It was some time before the miserable man could muster up courage to knock at the door, and when he did, the smart appearance of a neighbouring greengrocer (who had been hired to wait for seven and sixpence, and whose calves alone were worth double the money), the lamp in the passage, and the Venus on the landing, added to the hum of many voices, and the sound of a harp and two violins, painfully convinced him that his surmises were but too well founded.
'How are you?' said little Kitterbell, in a greater bustle than ever, bolting out of the little back parlour with a cork-screw in his hand, and various particles of sawdust, looking like so many inverted commas, on his inexpressibles.
'Good God!' said Dumps, turning into the aforesaid parlour to put his shoes on, which he had brought in his coat-pocket, and still more appalled by the sight of seven fresh-drawn corks, and a corresponding number of decanters. 'How many people are there up- stairs?'
'Oh, not above thirty-five. We've had the carpet taken up in the back drawing-room, and the piano and the card-tables are in the front. Jemima thought we'd better have a regular sit-down supper in the front parlour, because of the speechifying, and all that. But, Lord! uncle, what's the matter?' continued the excited little man, as Dumps stood with one shoe on, rummaging his pockets with the most frightful distortion of visage. 'What have you lost? Your pocket-book?'
'No,' returned Dumps, diving first into one pocket and then into the other, and speaking in a voice like Desdemona with the pillow over her mouth.
'Your card-case? snuff-box? the key of your lodgings?' continued Kitterbell, pouring question on question with the rapidity of lightning.
'No! no!' ejaculated Dumps, still diving eagerly into his empty pockets.
'Not--not--the MUG you spoke of this morning?'
'Yes, the MUG!' replied Dumps, sinking into a chair.
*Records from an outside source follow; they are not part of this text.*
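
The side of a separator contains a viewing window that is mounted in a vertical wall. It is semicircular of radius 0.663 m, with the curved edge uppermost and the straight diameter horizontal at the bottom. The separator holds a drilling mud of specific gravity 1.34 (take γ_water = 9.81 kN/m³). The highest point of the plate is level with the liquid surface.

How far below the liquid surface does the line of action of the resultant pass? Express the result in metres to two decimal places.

γ = 1.34 × 9.81 = 13.1454 kN/m³.
The centroid lies 4r/(3π) = 0.281386 m above the diameter, so r − 4r/(3π) = 0.663 − 0.281386 = 0.381614 m below the topmost point, so the centroid depth is h_c = 0.381614 m.
A = πr²/2 = π × 0.663²/2 = 0.690473 m².
Resultant F = γ·h_c·A = 13.1454 × 0.381614 × 0.690473 = 3.46374 kN.
I_c = (π/8 − 8/(9π))·r⁴ = 0.109757 × 0.663⁴ = 0.0212073 m⁴.
Centre of pressure: y_p = y_c + I_c/(y_c·A) = 0.381614 + 0.0212073/(0.381614 × 0.690473) = 0.381614 + 0.0804849 = 0.462099 m along the plane.

h_p = 0.46 m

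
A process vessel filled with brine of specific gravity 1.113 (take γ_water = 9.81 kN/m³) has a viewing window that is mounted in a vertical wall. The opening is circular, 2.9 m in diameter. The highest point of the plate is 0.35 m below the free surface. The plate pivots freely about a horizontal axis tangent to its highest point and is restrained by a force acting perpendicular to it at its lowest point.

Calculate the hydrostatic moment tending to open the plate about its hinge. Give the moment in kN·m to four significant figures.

γ = 1.113 × 9.81 = 10.91853 kN/m³.
The centroid is at the centre, 1.45 m below the top of the plate, so the centroid depth is h_c = 0.35 + 1.45 = 1.8 m.
A = π(1.45)² = 6.6052 m².
Resultant F = γ·h_c·A = 10.91853 × 1.8 × 6.6052 = 129.814 kN.
I_c = πr⁴/4 = π × 1.45⁴/4 = 3.47186 m⁴.
Centre of pressure: y_p = y_c + I_c/(y_c·A) = 1.8 + 3.47186/(1.8 × 6.6052) = 1.8 + 0.292014 = 2.09201 m along the plane.
The resultant acts 1.45 + 0.292014 = 1.74201 m (along the plate) below the hinge at the top edge, so the moment about the hinge is M = F × 1.74201 = 129.814 × 1.74201 = 226.137 kN·m.

M ≈ 226.1 kN·m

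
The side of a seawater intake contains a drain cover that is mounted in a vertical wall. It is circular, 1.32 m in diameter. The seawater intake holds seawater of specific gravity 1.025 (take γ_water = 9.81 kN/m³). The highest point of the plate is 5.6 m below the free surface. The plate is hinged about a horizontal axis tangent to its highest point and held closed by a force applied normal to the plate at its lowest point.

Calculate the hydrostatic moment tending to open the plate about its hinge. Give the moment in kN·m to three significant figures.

γ = 1.025 × 9.81 = 10.05525 kN/m³.
The centroid is at the centre, 0.66 m below the top of the plate, so the centroid depth is h_c = 5.6 + 0.66 = 6.26 m.
A = π(0.66)² = 1.36848 m².
Resultant F = γ·h_c·A = 10.05525 × 6.26 × 1.36848 = 86.1402 kN.
I_c = πr⁴/4 = π × 0.66⁴/4 = 0.149027 m⁴.
Centre of pressure: y_p = y_c + I_c/(y_c·A) = 6.26 + 0.149027/(6.26 × 1.36848) = 6.26 + 0.0173961 = 6.2774 m along the plane.
The resultant acts 0.66 + 0.0173961 = 0.677396 m (along the plate) below the hinge at the top edge, so the moment about the hinge is M = F × 0.677396 = 86.1402 × 0.677396 = 58.351 kN·m.

M ≈ 58.4 kN·m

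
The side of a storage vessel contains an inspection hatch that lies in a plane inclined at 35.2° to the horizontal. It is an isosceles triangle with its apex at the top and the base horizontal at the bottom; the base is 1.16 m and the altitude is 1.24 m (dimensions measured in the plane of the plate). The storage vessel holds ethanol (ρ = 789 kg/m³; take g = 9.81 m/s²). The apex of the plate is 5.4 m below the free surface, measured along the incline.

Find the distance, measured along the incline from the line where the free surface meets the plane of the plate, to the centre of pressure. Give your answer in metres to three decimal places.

γ = ρg = 789 × 9.81 / 1000 = 7.74009 kN/m³.
Let θ = 35.2° be the plate's angle to the horizontal; measure y along the incline from where the plane meets the free surface. Vertical depth h = y·sinθ with sinθ = 0.576432.
With the apex up, the centroid sits 2h/3 = 2 × 1.24/3 = 0.826667 m below the apex, so y_c = 5.4 + 0.826667 = 6.22667 m and h_c = 6.22667 × 0.576432 = 3.58925 m.
A = ½ × 1.16 × 1.24 = 0.7192 m².
Resultant F = γ·h_c·A = 7.74009 × 3.58925 × 0.7192 = 19.9802 kN.
I_c = b·h³/36 = 1.16 × 1.24³/36 = 0.0614357 m⁴.
Centre of pressure: y_p = y_c + I_c/(y_c·A) = 6.22667 + 0.0614357/(6.22667 × 0.7192) = 6.22667 + 0.0137188 = 6.24039 m along the plane.

y_p = 6.240 m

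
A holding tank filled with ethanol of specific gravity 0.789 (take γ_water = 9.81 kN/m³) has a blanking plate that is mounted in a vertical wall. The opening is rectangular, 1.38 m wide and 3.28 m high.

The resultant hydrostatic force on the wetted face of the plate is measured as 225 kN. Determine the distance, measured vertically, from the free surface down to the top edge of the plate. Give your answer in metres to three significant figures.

γ = 0.789 × 9.81 = 7.74009 kN/m³.
A = 1.38 × 3.28 = 4.5264 m².
From F = γ·h_c·A, the centroid depth is h_c = 225/(7.74009 × 4.5264) = 6.4222 m.
The centroid lies 3.28/2 = 1.64 m below the top edge, so the top edge sits at h_top = 6.4222 − 1.64 = 4.7822 m below the surface.

d_top ≈ 4.78 m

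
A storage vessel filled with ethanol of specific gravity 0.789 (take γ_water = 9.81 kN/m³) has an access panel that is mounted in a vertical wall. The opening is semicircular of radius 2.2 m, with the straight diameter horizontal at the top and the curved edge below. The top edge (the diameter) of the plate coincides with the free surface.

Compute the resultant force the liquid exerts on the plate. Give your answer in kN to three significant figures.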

'How COULD you have done it?' inquired Kitterbell. 'Are you sure you brought it out?'
'Yes! yes! I see it all!' said Dumps, starting up as the idea flashed across his mind; 'miserable dog that I am--I was born to suffer. I see it all: it was the gentlemanly-looking young man!'
'Mr. Dumps!' shouted the greengrocer in a stentorian voice, as he ushered the somewhat recovered godfather into the drawing-room half an hour after the above declaration. 'Mr. Dumps!'--everybody looked at the door, and in came Dumps, feeling about as much out of place as a salmon might be supposed to be on a gravel-walk.
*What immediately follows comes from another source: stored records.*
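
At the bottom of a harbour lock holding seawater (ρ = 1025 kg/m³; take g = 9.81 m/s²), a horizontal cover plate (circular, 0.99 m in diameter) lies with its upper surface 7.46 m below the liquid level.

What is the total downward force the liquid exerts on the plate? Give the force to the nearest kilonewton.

γ = ρg = 1025 × 9.81 / 1000 = 10.05525 kN/m³.
The plate is horizontal, so pressure is uniform at p = γ·h = 10.05525 × 7.46 = 75.0122 kN/m².
A = π(0.495)² = 0.769769 m².
F = p·A = 75.0122 × 0.769769 = 57.7421 kN.

F ≈ 58 kN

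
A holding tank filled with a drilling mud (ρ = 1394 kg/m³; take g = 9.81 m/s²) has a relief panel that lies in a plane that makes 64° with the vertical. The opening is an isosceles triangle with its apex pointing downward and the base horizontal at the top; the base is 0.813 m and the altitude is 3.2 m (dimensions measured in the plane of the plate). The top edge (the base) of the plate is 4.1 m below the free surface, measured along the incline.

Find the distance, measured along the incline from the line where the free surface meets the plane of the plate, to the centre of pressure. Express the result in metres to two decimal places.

γ = ρg = 1394 × 9.81 / 1000 = 13.67514 kN/m³.
The plate makes 64° with the vertical, i.e. θ = 90° − 64° = 26° to the horizontal. Measuring y along the incline from the free-surface line, vertical depth h = y·sinθ with sinθ = 0.438371.
With the apex down, the centroid sits h/3 = 3.2/3 = 1.06667 m below the base (the top edge), so y_c = 4.1 + 1.06667 = 5.16667 m and h_c = 5.16667 × 0.438371 = 2.26492 m.
A = ½ × 0.813 × 3.2 = 1.3008 m².
Resultant F = γ·h_c·A = 13.67514 × 2.26492 × 1.3008 = 40.2898 kN.
I_c = b·h³/36 = 0.813 × 3.2³/36 = 0.740011 m⁴.
Centre of pressure: y_p = y_c + I_c/(y_c·A) = 5.16667 + 0.740011/(5.16667 × 1.3008) = 5.16667 + 0.110108 = 5.27678 m along the plane.

y_p = 5.28 m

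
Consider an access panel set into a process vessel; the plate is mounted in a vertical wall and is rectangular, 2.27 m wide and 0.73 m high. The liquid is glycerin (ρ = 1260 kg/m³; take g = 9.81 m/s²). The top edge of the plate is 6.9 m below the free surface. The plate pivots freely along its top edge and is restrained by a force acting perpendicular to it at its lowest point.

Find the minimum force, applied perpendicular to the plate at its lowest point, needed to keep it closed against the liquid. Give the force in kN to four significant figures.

P ≈ 75.65 kN

γ = ρg = 1260 × 9.81 / 1000 = 12.3606 kN/m³.
The centroid lies 0.73/2 = 0.365 m below the top edge, so the centroid depth is h_c = 6.9 + 0.365 = 7.265 m.
A = 2.27 × 0.73 = 1.6571 m².
Resultant F = γ·h_c·A = 12.3606 × 7.265 × 1.6571 = 148.807 kN.
I_c = b·h³/12 = 2.27 × 0.73³/12 = 0.073589 m⁴.
Centre of pressure: y_p = y_c + I_c/(y_c·A) = 7.265 + 0.073589/(7.265 × 1.6571) = 7.265 + 0.00611264 = 7.27111 m along the plane.
The resultant acts 0.365 + 0.00611264 = 0.371113 m (along the plate) below the hinge at the top edge, so the moment about the hinge is M = F × 0.371113 = 148.807 × 0.371113 = 55.2242 kN·m.
A normal force at the bottom, 0.73 m from the hinge, must supply this moment: P = 55.2242/0.73 = 75.6496 kN.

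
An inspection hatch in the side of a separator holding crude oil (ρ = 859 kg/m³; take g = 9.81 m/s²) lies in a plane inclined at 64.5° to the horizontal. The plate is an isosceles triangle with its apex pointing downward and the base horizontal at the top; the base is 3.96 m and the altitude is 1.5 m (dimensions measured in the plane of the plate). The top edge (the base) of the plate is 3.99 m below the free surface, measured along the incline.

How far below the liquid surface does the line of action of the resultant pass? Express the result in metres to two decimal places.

h_p = 4.08 m

γ = ρg = 859 × 9.81 / 1000 = 8.42679 kN/m³.
Let θ = 64.5° be the plate's angle to the horizontal; measure y along the incline from where the plane meets the free surface. Vertical depth h = y·sinθ with sinθ = 0.902585.
With the apex down, the centroid sits h/3 = 1.5/3 = 0.5 m below the base (the top edge), so y_c = 3.99 + 0.5 = 4.49 m and h_c = 4.49 × 0.902585 = 4.05261 m.
A = ½ × 3.96 × 1.5 = 2.97 m².
Resultant F = γ·h_c·A = 8.42679 × 4.05261 × 2.97 = 101.427 kN.
I_c = b·h³/36 = 3.96 × 1.5³/36 = 0.37125 m⁴.
Centre of pressure: y_p = y_c + I_c/(y_c·A) = 4.49 + 0.37125/(4.49 × 2.97) = 4.49 + 0.0278396 = 4.51784 m along the plane.
Vertically, h_p = y_p·sinθ = 4.51784 × 0.902585 = 4.07773 m.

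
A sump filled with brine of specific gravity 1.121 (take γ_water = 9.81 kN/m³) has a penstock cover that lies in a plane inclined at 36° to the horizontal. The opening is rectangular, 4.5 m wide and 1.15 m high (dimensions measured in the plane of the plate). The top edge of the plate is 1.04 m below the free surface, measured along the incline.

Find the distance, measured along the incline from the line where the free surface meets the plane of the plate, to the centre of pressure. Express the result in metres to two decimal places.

γ = 1.121 × 9.81 = 10.99701 kN/m³.
Let θ = 36° be the plate's angle to the horizontal; measure y along the incline from where the plane meets the free surface. Vertical depth h = y·sinθ with sinθ = 0.587785.
The centroid lies 1.15/2 = 0.575 m below the top edge, so y_c = 1.04 + 0.575 = 1.615 m and h_c = 1.615 × 0.587785 = 0.949273 m.
A = 4.5 × 1.15 = 5.175 m².
Resultant F = γ·h_c·A = 10.99701 × 0.949273 × 5.175 = 54.0227 kN.
I_c = b·h³/12 = 4.5 × 1.15³/12 = 0.570328 m⁴.
Centre of pressure: y_p = y_c + I_c/(y_c·A) = 1.615 + 0.570328/(1.615 × 5.175) = 1.615 + 0.0682404 = 1.68324 m along the plane.

y_p = 1.68 m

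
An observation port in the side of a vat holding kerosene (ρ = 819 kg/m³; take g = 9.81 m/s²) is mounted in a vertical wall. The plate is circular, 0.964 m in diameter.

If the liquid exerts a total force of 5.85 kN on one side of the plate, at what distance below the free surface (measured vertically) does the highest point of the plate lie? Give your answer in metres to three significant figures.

d_top ≈ 0.516 m

γ = ρg = 819 × 9.81 / 1000 = 8.03439 kN/m³.
A = π(0.482)² = 0.729867 m².
From F = γ·h_c·A, the centroid depth is h_c = 5.85/(8.03439 × 0.729867) = 0.997606 m.
The centroid is at the centre, 0.482 m below the top of the plate, so the highest point sits at h_top = 0.997606 − 0.482 = 0.515606 m below the surface.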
'Happy to see you again,' said Mrs. Kitterbell, quite unconscious of the unfortunate man's confusion and misery; 'you must allow me to introduce you to a few of our friends:- my mamma, Mr. Dumps--my papa and sisters.' Dumps seized the hand of the mother as warmly as if she was his own parent, bowed TO the young ladies, and AGAINST a gentleman behind him, and took no notice whatever of the father, who had been bowing incessantly for three minutes and a quarter.
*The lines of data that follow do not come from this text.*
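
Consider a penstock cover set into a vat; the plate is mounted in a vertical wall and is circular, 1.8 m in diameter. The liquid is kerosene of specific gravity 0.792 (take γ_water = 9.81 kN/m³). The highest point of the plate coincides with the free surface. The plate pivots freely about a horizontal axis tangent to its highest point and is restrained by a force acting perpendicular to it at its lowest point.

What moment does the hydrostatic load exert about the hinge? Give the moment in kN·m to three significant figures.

γ = 0.792 × 9.81 = 7.76952 kN/m³.
The centroid is at the centre, 0.9 m below the top of the plate, so the centroid depth is h_c = 0.9 m.
A = π(0.9)² = 2.54469 m².
Resultant F = γ·h_c·A = 7.76952 × 0.9 × 2.54469 = 17.7939 kN.
I_c = πr⁴/4 = π × 0.9⁴/4 = 0.5153 m⁴.
Centre of pressure: y_p = y_c + I_c/(y_c·A) = 0.9 + 0.5153/(0.9 × 2.54469) = 0.9 + 0.225 = 1.125 m along the plane.
The resultant acts 0.9 + 0.225 = 1.125 m (along the plate) below the hinge at the top edge, so the moment about the hinge is M = F × 1.125 = 17.7939 × 1.125 = 20.0181 kN·m.

M ≈ 20.0 kN·m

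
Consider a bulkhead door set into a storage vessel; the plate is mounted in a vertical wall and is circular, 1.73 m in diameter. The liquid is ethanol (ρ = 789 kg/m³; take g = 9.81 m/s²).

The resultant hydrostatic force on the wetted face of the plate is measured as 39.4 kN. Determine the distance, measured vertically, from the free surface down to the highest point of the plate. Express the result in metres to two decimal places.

γ = ρg = 789 × 9.81 / 1000 = 7.74009 kN/m³.
A = π(0.865)² = 2.35062 m².
From F = γ·h_c·A, the centroid depth is h_c = 39.4/(7.74009 × 2.35062) = 2.16555 m.
The centroid is at the centre, 0.865 m below the top of the plate, so the highest point sits at h_top = 2.16555 − 0.865 = 1.30055 m below the surface.

d_top ≈ 1.30 m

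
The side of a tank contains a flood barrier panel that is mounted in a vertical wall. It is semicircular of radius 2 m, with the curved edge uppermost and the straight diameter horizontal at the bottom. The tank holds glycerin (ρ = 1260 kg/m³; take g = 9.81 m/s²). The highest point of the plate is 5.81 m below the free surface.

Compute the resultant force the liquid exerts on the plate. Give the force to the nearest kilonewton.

γ = ρg = 1260 × 9.81 / 1000 = 12.3606 kN/m³.
The centroid lies 4r/(3π) = 0.848826 m above the diameter, so r − 4r/(3π) = 2 − 0.848826 = 1.15117 m below the topmost point, so the centroid depth is h_c = 5.81 + 1.15117 = 6.96117 m.
A = πr²/2 = π × 2²/2 = 6.28319 m².
Resultant F = γ·h_c·A = 12.3606 × 6.96117 × 6.28319 = 540.632 kN.

F ≈ 541 kN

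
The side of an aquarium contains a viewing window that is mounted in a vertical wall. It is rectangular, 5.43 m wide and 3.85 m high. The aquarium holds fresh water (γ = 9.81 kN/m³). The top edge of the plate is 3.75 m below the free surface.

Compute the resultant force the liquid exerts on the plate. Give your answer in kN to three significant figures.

F ≈ 1160 kN

γ = 9.81 kN/m³.
The centroid lies 3.85/2 = 1.925 m below the top edge, so the centroid depth is h_c = 3.75 + 1.925 = 5.675 m.
A = 5.43 × 3.85 = 20.9055 m².
Resultant F = γ·h_c·A = 9.81 × 5.675 × 20.9055 = 1163.85 kN.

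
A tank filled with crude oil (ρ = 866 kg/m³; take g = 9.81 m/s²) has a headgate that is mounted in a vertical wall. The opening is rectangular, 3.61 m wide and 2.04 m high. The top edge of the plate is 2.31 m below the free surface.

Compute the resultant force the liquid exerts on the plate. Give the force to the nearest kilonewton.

γ = ρg = 866 × 9.81 / 1000 = 8.49546 kN/m³.
The centroid lies 2.04/2 = 1.02 m below the top edge, so the centroid depth is h_c = 2.31 + 1.02 = 3.33 m.
A = 3.61 × 2.04 = 7.3644 m².
Resultant F = γ·h_c·A = 8.49546 × 3.33 × 7.3644 = 208.338 kN.

F ≈ 208 kN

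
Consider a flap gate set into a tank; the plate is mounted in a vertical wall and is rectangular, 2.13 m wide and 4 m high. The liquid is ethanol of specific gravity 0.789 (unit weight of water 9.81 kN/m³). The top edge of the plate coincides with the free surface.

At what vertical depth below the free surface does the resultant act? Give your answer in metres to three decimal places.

h_p = 2.667 m

γ = 0.789 × 9.81 = 7.74009 kN/m³.
The centroid lies 4/2 = 2 m below the top edge, so the centroid depth is h_c = 2 m.
A = 2.13 × 4 = 8.52 m².
Resultant F = γ·h_c·A = 7.74009 × 2 × 8.52 = 131.891 kN.
I_c = b·h³/12 = 2.13 × 4³/12 = 11.36 m⁴.
Centre of pressure: y_p = y_c + I_c/(y_c·A) = 2 + 11.36/(2 × 8.52) = 2 + 0.666667 = 2.66667 m along the plane.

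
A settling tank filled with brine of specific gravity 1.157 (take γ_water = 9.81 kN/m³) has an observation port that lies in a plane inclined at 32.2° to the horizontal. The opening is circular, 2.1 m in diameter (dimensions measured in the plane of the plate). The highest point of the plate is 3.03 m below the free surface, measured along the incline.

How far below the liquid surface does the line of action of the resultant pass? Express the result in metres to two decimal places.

γ = 1.157 × 9.81 = 11.35017 kN/m³.
Let θ = 32.2° be the plate's angle to the horizontal; measure y along the incline from where the plane meets the free surface. Vertical depth h = y·sinθ with sinθ = 0.532876.
The centroid is at the centre, 1.05 m below the top of the plate, so y_c = 3.03 + 1.05 = 4.08 m and h_c = 4.08 × 0.532876 = 2.17413 m.
A = π(1.05)² = 3.46361 m².
Resultant F = γ·h_c·A = 11.35017 × 2.17413 × 3.46361 = 85.4706 kN.
I_c = πr⁴/4 = π × 1.05⁴/4 = 0.954656 m⁴.
Centre of pressure: y_p = y_c + I_c/(y_c·A) = 4.08 + 0.954656/(4.08 × 3.46361) = 4.08 + 0.067555 = 4.14755 m along the plane.
Vertically, h_p = y_p·sinθ = 4.14755 × 0.532876 = 2.21013 m.

h_p = 2.21 m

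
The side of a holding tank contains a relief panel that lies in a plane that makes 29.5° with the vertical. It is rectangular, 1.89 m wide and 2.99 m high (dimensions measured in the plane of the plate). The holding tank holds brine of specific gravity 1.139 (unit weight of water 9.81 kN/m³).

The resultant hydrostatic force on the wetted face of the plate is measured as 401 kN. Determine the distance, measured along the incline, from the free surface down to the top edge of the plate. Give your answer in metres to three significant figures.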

'Uncle,' said little Kitterbell, after Dumps had been introduced to a select dozen or two, 'you must let me lead you to the other end of the room, to introduce you to my friend Danton. Such a splendid fellow!--I'm sure you'll like him--this way,'--Dumps followed as tractably as a tame bear.
Mr. Danton was a young man of about five-and-twenty, with a considerable stock of impudence, and a very small share of ideas: he was a great favourite, especially with young ladies of from sixteen to twenty-six years of age, both inclusive. He could imitate the French-horn to admiration, sang comic songs most inimitably, and had the most insinuating way of saying impertinent nothings to his doting female admirers. He had acquired, somehow or other, the reputation of being a great wit, and, accordingly, whenever he opened his mouth, everybody who knew him laughed very heartily.
The introduction took place in due form. Mr. Danton bowed, and twirled a lady's handkerchief, which he held in his hand, in a most comic way. Everybody smiled.